Notícia

  • 17 Mar 2016
    Importadores do Catar levam móveis brasileiros para o mercado do Oriente Médio

Um salto de 61% nas importações de móveis brasileiros no último ano, saindo de US$ 455.181,00 para US$ 733.304,00, sugere o Catar como um dos mercados promissores para o setor moveleiro nacional. Na Movelsul Brasil 2016, o país do Oriente Médio é um dos 14 países participantes do Projeto Comprador, que desde 2000 promove rodadas de negócios com empresas brasileiras e compradores estrangeiros para impulsionar as exportações.

O diretor-geral da Al Jaidah Brothers, Nabil Basma, que participa pela primeira vez do Projeto, revela que o valor de importação de móveis brasileiros na empresa ultrapassou os US$ 700 mil em 2015. “Os moradores do Catar não confiam 100% nos produtos fabricados no Oriente Médio, e os móveis europeus possuem valores mais elevados. Buscamos no Brasil uma solução para nossos clientes, com itens que consigam unir qualidade e preço competitivo”, declara. Mas, para ele, ainda há produtos que precisam ser aprimorados, como é o caso dos sofás. “As empresas precisam ser flexíveis, adaptando esses itens ao nosso mercado”.  Enquanto isso, o empresário destaca o uso de móveis brasileiros em dormitórios. “Todos os guarda-roupas do Catar são do Brasil”, garante.
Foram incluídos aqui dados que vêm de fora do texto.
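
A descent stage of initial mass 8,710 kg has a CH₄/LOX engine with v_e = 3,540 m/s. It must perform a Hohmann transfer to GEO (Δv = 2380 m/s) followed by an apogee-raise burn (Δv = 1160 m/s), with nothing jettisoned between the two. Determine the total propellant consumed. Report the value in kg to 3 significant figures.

total propellant consumed ≈ 5510 kg

After the first burn: m = 8710 × exp(−2380/3540.0) = 8710 × 0.51052 = 4,446.63 kg.
After the second burn: m = 4,446.63 × exp(−1160/3540.0) = 4,446.63 × 0.72059 = 3,204.2 kg.
Total propellant = m₀ − m_final = 8710 − 3,204.2 = 5,505.8 kg.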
As rodadas de negócios são feitas na companhia da conterrânea Maria Lourdes Elardo, da Design One. Ela, que atua como uma espécie de consultora de vendas no Catar, é responsável por sugerir móveis e complementos para compor projetos de casas e apartamentos. Como os imigrantes representam a maior fatia de habitantes do país – são mais de 2 milhões para 500 mil nativos -, muitas residências já são preparadas para receber quem escolhe morar de aluguel. “A Movelsul Brasil superou nossas expectativas. Com certeza, está à frente da Index, de Dubai”, assegura Maria.  “Estou muito satisfeito como que encontramos na feira. O mundo já conhece o Brasil por suas mulheres bonitas, pelo samba e futebol. Agora, queremos que as pessoas percebam o país também por seus móveis”, complementa Basma.